Monday we had Council Labour Group AGM Part 3 – The Umpire Strikes Back. This is where us councillors put ourselves forward to serve on various committees. It is of course well established that councillors are only in it for the money or the power, or both, though there is an alternative view that we’ve simply lost the plot. I think Monday was evidence of the last theory, as the party’s immaculate democratic processes, umpired by the chief whip, played out. As ever, probably shouldn’t say much until the formal announcements but I will say that elections took place for a series of committee posts which carry no payment and no discernible power, and that I eventually dropped Councillor Mel off in Ealing Road at 1.55 am. The good news is I have secured myself a few more late nights over the coming year!
Tuesday was the Brentford Chamber of Commerce AGM. This is one I like to attend because it is held at Fullers brewery in Chiswick with free beer and free food provided by Gerhard and his team from The Griffin. Oh, and of course it provides an opportunity to network with the business people of Brentford, which is obviously more important than free beer etc. Suzie Betlem stood down as president after her really outstanding 4 year term and will be a very hard act for the Meetings and Events Sales Manager of the Holiday Inn, David O'Connor, to follow.

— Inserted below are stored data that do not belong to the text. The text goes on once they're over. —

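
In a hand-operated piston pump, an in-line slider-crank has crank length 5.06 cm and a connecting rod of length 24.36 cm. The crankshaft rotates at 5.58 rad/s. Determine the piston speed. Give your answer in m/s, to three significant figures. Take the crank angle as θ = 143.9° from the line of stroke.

ω = 5.58 rad/s
For an in-line slider-crank, x = r cosθ + √(L² − r² sin²θ), so v = −rω sinθ·[1 + r cosθ/√(L² − r² sin²θ)].
With r = 0.0506 m, L = 0.2436 m, θ = 143.9°: √(L² − r² sin²θ) = 0.24177 m.
v = −0.0506·5.58·0.58920·[1 + 0.0506·-0.80799/0.24177] = -0.13823 m/s.
|v| = 0.13823 m/s.

0.138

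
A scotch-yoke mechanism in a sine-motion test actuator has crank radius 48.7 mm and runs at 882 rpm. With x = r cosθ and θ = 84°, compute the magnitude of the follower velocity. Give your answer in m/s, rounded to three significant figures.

4.47

ω = 92.36 rad/s (from 882 rpm).
x = r cosθ ⇒ ẋ = −rω sinθ.
|v| = rω|sinθ| = 0.0487·92.36·|sin 84°| = 4.4734 m/s.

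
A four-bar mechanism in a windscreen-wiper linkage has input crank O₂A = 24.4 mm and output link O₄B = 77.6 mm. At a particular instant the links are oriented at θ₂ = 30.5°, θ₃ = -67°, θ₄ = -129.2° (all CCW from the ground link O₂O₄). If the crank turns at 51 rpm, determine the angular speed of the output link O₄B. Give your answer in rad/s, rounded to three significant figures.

1.88

ω₂ = 5.341 rad/s (from 51 rpm).
Differentiating the loop-closure r₂e^{iθ₂}+r₃e^{iθ₃}=r₁+r₄e^{iθ₄} gives r₂ω₂e^{iθ₂}+r₃ω₃e^{iθ₃}=r₄ω₄e^{iθ₄}.
Eliminating the other unknown: ω₄ = r₂ω₂ sin(θ₂−θ₃) / [r₄ sin(θ₄−θ₃)].
Numerator sine = +0.99144; denominator sine = -0.88458.
Result = 0.0244·5.341·(+0.99144) / (0.0776·(-0.88458)) = -1.8822 rad/s; magnitude 1.8822 rad/s.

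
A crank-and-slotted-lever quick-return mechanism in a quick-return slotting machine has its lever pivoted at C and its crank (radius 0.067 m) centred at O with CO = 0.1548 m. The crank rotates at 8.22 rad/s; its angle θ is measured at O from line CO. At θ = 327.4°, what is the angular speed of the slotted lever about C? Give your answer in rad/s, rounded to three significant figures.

2.37

ω = 8.22 rad/s
Crank pin A relative to C: A = (d + r cosθ, r sinθ); lever angle φ = atan2(r sinθ, d + r cosθ).
Differentiating tanφ: φ̇ = rω(d cosθ + r)/(d² + r² + 2dr cosθ).
d² + r² + 2dr cosθ = |CA|² = 0.0459272 m²;  d cosθ + r = +0.19741 m.
|ω_lever| = |0.067·8.22·+0.19741| / 0.0459272 = 2.3673 rad/s.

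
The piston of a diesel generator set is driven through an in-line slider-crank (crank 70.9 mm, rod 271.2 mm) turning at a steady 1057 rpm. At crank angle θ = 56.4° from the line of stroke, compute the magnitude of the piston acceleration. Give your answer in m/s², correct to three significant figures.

ω = 2π·1057/60 = 110.7 rad/s
x(θ) = r cosθ + √(L² − r² sin²θ); with ω constant, a = ω²·d²x/dθ².
d²x/dθ² = −r cosθ − r²(cos2θ)/√u − r⁴ sin²2θ/(4u^{3/2}),  u = L² − r² sin²θ = 0.0700621 m².
Substituting r = 0.0709 m, L = 0.2712 m, θ = 56.4°: d²x/dθ² = -0.032166 m.
a = ω²·d²x/dθ² = (110.7)²·(-0.032166) = -394.09 m/s²;  |a| = 394.09 m/s².

394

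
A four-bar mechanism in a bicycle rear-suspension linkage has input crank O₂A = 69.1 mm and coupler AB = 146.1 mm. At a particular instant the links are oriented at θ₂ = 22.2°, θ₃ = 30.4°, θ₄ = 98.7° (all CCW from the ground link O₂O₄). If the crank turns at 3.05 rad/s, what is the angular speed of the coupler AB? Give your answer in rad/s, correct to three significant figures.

1.51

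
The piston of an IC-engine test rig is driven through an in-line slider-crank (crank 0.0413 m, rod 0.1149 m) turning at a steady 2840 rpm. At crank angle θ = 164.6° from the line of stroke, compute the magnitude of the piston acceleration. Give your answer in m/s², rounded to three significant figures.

ω = 2π·2840/60 = 297.4 rad/s
x(θ) = r cosθ + √(L² − r² sin²θ); with ω constant, a = ω²·d²x/dθ².
d²x/dθ² = −r cosθ − r²(cos2θ)/√u − r⁴ sin²2θ/(4u^{3/2}),  u = L² − r² sin²θ = 0.0130817 m².
Substituting r = 0.0413 m, L = 0.1149 m, θ = 164.6°: d²x/dθ² = +0.02688 m.
a = ω²·d²x/dθ² = (297.4)²·(+0.02688) = +2377.5 m/s²;  |a| = 2377.5 m/s².

2380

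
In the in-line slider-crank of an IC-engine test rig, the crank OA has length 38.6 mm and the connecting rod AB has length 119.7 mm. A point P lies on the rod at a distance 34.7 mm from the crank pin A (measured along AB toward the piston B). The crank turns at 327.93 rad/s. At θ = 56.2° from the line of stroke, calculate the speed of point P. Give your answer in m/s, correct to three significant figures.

12.2

ω = 327.9 rad/s.  Crank-pin speed |V_A| = rω = 12.658 m/s, perpendicular to OA.
Rod angle: sinφ = −(r/L) sinθ ⇒ φ = -15.544°; ω_rod = −rω cosθ/√(L²−r²sin²θ) = -61.061 rad/s.
V_P = V_A + ω_rod × AP, with AP = 0.0347 m along the rod.
Components: V_Px = −rω sinθ − a·ω_rod·sinφ = -11.086 m/s;  V_Py = rω cosθ + a·ω_rod·cosφ = +5.0003 m/s.
|V_P| = √(V_Px² + V_Py²) = 12.162 m/s.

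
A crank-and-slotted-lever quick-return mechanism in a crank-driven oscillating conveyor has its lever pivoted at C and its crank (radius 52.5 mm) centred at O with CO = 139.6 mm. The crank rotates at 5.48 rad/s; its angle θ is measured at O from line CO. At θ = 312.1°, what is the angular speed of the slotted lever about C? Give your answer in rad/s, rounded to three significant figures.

ω = 5.48 rad/s
Crank pin A relative to C: A = (d + r cosθ, r sinθ); lever angle φ = atan2(r sinθ, d + r cosθ).
Differentiating tanφ: φ̇ = rω(d cosθ + r)/(d² + r² + 2dr cosθ).
d² + r² + 2dr cosθ = |CA|² = 0.0320715 m²;  d cosθ + r = +0.14609 m.
|ω_lever| = |0.0525·5.48·+0.14609| / 0.0320715 = 1.3105 rad/s.

1.31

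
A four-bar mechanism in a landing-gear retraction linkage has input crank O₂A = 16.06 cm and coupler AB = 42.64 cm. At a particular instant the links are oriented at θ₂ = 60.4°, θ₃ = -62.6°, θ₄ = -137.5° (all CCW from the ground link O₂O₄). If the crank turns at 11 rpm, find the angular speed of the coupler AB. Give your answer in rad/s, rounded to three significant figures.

ω₂ = 1.152 rad/s (from 11 rpm).
Differentiating the loop-closure r₂e^{iθ₂}+r₃e^{iθ₃}=r₁+r₄e^{iθ₄} gives r₂ω₂e^{iθ₂}+r₃ω₃e^{iθ₃}=r₄ω₄e^{iθ₄}.
Eliminating the other unknown: ω₃ = r₂ω₂ sin(θ₄−θ₂) / [r₃ sin(θ₃−θ₄)].
Numerator sine = +0.30736; denominator sine = +0.96547.
Result = 0.1606·1.152·(+0.30736) / (0.4264·(+0.96547)) = +0.13812 rad/s; magnitude 0.13812 rad/s.

0.138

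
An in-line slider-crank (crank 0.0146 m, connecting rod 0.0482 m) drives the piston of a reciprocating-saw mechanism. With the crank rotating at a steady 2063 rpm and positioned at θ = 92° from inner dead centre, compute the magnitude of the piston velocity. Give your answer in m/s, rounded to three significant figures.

ω = 2π·2063/60 = 216 rad/s
For an in-line slider-crank, x = r cosθ + √(L² − r² sin²θ), so v = −rω sinθ·[1 + r cosθ/√(L² − r² sin²θ)].
With r = 0.0146 m, L = 0.0482 m, θ = 92°: √(L² − r² sin²θ) = 0.045938 m.
v = −0.0146·216·0.99939·[1 + 0.0146·-0.03490/0.045938] = -3.1173 m/s.
|v| = 3.1173 m/s.

3.12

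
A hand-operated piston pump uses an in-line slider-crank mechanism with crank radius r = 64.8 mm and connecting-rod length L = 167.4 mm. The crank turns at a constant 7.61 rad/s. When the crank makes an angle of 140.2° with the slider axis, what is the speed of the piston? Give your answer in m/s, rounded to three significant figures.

0.219

ω = 7.61 rad/s
For an in-line slider-crank, x = r cosθ + √(L² − r² sin²θ), so v = −rω sinθ·[1 + r cosθ/√(L² − r² sin²θ)].
With r = 0.0648 m, L = 0.1674 m, θ = 140.2°: √(L² − r² sin²θ) = 0.16218 m.
v = −0.0648·7.61·0.64011·[1 + 0.0648·-0.76828/0.16218] = -0.21876 m/s.
|v| = 0.21876 m/s.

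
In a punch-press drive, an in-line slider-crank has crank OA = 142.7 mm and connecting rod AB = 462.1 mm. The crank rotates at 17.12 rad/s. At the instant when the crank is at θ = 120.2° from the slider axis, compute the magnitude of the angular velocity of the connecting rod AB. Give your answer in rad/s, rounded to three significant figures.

ω = 17.12 rad/s
The rod makes angle φ with the slider axis where L sinφ = r sinθ; differentiating, L cosφ·φ̇ = r ω cosθ.
L cosφ = √(L² − r² sin²θ) = 0.44534 m.
|ω_rod| = r ω |cosθ| / √(L² − r² sin²θ) = 0.1427·17.12·0.50302/0.44534 = 2.7595 rad/s.

2.76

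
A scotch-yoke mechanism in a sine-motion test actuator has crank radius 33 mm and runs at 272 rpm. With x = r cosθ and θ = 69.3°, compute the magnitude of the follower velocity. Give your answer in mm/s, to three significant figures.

ω = 28.48 rad/s (from 272 rpm).
x = r cosθ ⇒ ẋ = −rω sinθ.
|v| = rω|sinθ| = 0.033·28.48·|sin 69.3°| = 0.87928 m/s = 879.28 mm/s.

879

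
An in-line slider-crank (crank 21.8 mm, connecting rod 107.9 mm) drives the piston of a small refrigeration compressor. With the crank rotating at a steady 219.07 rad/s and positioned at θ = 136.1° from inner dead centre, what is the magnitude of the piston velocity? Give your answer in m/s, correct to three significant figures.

ω = 219.1 rad/s
For an in-line slider-crank, x = r cosθ + √(L² − r² sin²θ), so v = −rω sinθ·[1 + r cosθ/√(L² − r² sin²θ)].
With r = 0.0218 m, L = 0.1079 m, θ = 136.1°: √(L² − r² sin²θ) = 0.10684 m.
v = −0.0218·219.1·0.69340·[1 + 0.0218·-0.72055/0.10684] = -2.8246 m/s.
|v| = 2.8246 m/s.

2.82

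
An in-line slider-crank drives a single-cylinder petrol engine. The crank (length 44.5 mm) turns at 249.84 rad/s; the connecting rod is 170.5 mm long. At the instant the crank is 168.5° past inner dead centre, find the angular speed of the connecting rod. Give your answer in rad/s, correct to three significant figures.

ω = 249.8 rad/s
The rod makes angle φ with the slider axis where L sinφ = r sinθ; differentiating, L cosφ·φ̇ = r ω cosθ.
L cosφ = √(L² − r² sin²θ) = 0.17027 m.
|ω_rod| = r ω |cosθ| / √(L² − r² sin²θ) = 0.0445·249.8·0.97992/0.17027 = 63.985 rad/s.

64.0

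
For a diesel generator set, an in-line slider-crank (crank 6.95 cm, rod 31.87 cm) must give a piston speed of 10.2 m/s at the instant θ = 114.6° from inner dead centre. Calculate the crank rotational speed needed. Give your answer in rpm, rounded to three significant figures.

For an in-line slider-crank, |v_piston| = rω|sinθ|·[1 + r cosθ/√(L² − r² sin²θ)].
With r = 0.0695 m, L = 0.3187 m, θ = 114.6°: the bracketed kinematic factor |dx/dθ| = 0.057339 m.
ω = v/|dx/dθ| = 10.2/0.057339 = 177.89 rad/s.
N = 60ω/(2π) = 1698.7 rpm.

1700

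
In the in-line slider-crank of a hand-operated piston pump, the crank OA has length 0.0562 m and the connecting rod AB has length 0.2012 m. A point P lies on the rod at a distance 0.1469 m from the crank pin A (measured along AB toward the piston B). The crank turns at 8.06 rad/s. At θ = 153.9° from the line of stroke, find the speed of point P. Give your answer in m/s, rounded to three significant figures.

ω = 8.06 rad/s.  Crank-pin speed |V_A| = rω = 0.45297 m/s, perpendicular to OA.
Rod angle: sinφ = −(r/L) sinθ ⇒ φ = -7.059°; ω_rod = −rω cosθ/√(L²−r²sin²θ) = +2.0372 rad/s.
V_P = V_A + ω_rod × AP, with AP = 0.1469 m along the rod.
Components: V_Px = −rω sinθ − a·ω_rod·sinφ = -0.1625 m/s;  V_Py = rω cosθ + a·ω_rod·cosφ = -0.10978 m/s.
|V_P| = √(V_Px² + V_Py²) = 0.19611 m/s.

0.196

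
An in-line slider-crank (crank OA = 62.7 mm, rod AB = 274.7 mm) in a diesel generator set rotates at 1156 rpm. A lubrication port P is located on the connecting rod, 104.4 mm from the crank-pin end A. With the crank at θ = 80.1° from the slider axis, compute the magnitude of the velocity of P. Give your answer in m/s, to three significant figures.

7.63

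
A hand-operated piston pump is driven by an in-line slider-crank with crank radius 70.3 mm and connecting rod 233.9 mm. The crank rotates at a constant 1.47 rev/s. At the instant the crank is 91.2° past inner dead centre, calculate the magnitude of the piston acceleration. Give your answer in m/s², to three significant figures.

ω = 2π·1.47 = 9.236 rad/s
x(θ) = r cosθ + √(L² − r² sin²θ); with ω constant, a = ω²·d²x/dθ².
d²x/dθ² = −r cosθ − r²(cos2θ)/√u − r⁴ sin²2θ/(4u^{3/2}),  u = L² − r² sin²θ = 0.0497693 m².
Substituting r = 0.0703 m, L = 0.2339 m, θ = 91.2°: d²x/dθ² = +0.023605 m.
a = ω²·d²x/dθ² = (9.236)²·(+0.023605) = +2.0137 m/s²;  |a| = 2.0137 m/s².

2.01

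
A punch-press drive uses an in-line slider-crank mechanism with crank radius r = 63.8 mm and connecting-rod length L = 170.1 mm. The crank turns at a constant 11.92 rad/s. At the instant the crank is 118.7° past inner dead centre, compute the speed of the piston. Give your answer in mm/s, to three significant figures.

ω = 11.92 rad/s
For an in-line slider-crank, x = r cosθ + √(L² − r² sin²θ), so v = −rω sinθ·[1 + r cosθ/√(L² − r² sin²θ)].
With r = 0.0638 m, L = 0.1701 m, θ = 118.7°: √(L² − r² sin²θ) = 0.16063 m.
v = −0.0638·11.92·0.87715·[1 + 0.0638·-0.48022/0.16063] = -0.53983 m/s.
|v| = 0.53983 m/s = 539.83 mm/s.

540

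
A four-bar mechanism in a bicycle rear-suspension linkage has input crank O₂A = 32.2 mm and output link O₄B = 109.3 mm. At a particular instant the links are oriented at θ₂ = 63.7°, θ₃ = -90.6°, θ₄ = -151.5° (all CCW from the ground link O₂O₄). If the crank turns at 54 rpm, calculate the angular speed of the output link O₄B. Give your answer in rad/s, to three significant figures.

0.827

ω₂ = 5.655 rad/s (from 54 rpm).
Differentiating the loop-closure r₂e^{iθ₂}+r₃e^{iθ₃}=r₁+r₄e^{iθ₄} gives r₂ω₂e^{iθ₂}+r₃ω₃e^{iθ₃}=r₄ω₄e^{iθ₄}.
Eliminating the other unknown: ω₄ = r₂ω₂ sin(θ₂−θ₃) / [r₄ sin(θ₄−θ₃)].
Numerator sine = +0.43366; denominator sine = -0.87377.
Result = 0.0322·5.655·(+0.43366) / (0.1093·(-0.87377)) = -0.82681 rad/s; magnitude 0.82681 rad/s.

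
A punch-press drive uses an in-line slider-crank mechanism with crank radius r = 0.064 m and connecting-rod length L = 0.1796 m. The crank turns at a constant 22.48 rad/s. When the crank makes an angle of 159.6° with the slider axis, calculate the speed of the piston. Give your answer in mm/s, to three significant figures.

ω = 22.48 rad/s
For an in-line slider-crank, x = r cosθ + √(L² − r² sin²θ), so v = −rω sinθ·[1 + r cosθ/√(L² − r² sin²θ)].
With r = 0.064 m, L = 0.1796 m, θ = 159.6°: √(L² − r² sin²θ) = 0.17821 m.
v = −0.064·22.48·0.34857·[1 + 0.064·-0.93728/0.17821] = -0.33269 m/s.
|v| = 0.33269 m/s = 332.69 mm/s.

333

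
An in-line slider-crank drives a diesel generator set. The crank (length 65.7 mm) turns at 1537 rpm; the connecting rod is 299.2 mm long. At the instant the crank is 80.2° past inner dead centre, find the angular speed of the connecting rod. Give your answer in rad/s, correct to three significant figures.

6.16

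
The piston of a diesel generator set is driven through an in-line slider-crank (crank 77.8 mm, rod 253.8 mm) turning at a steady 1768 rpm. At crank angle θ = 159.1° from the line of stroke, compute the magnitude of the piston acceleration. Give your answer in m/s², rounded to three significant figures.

1870

ω = 2π·1768/60 = 185.1 rad/s
x(θ) = r cosθ + √(L² − r² sin²θ); with ω constant, a = ω²·d²x/dθ².
d²x/dθ² = −r cosθ − r²(cos2θ)/√u − r⁴ sin²2θ/(4u^{3/2}),  u = L² − r² sin²θ = 0.0636441 m².
Substituting r = 0.0778 m, L = 0.2538 m, θ = 159.1°: d²x/dθ² = +0.054542 m.
a = ω²·d²x/dθ² = (185.1)²·(+0.054542) = +1869.6 m/s²;  |a| = 1869.6 m/s².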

Not a dry eye in the house and good speeches from Suzie, David and Ruth Cadbury MP. Councillor John Todd was in attendance but of course life is rarely perfect.
On Wednesday back up to Chiswick, where my car has been admitted as an in-patient at Capital Motors University Hospital Trust. In the usual way a gloomy face is presented and I am advised to put up the ‘do not revive’ notice, as there is no NHS for cars and the head car doctor doesn’t like the idea of people spending money on his patients. But I insist, vehicular life is sacred and in any case I take the view that since my car is long since past the depreciation disease a bit of spending on other ailments is acceptable.
In the afternoon our first serious canvass for Labour In for Britain – in other words, in favour of staying in the EU. This is in Hamilton and New Roads and Brook Road South. Rain miraculously dries up as we start and the reception is astonishingly positive, in fact every single door that answered my knock revealed a Remainer or 3, many of them really committed. Some of my fellow canvassers unearthed Brexiters but these were few and far between. I suppose people have been listening to Farage, IDS, Gove and Boris and making their minds up, so I guess I shouldn’t be too surprised.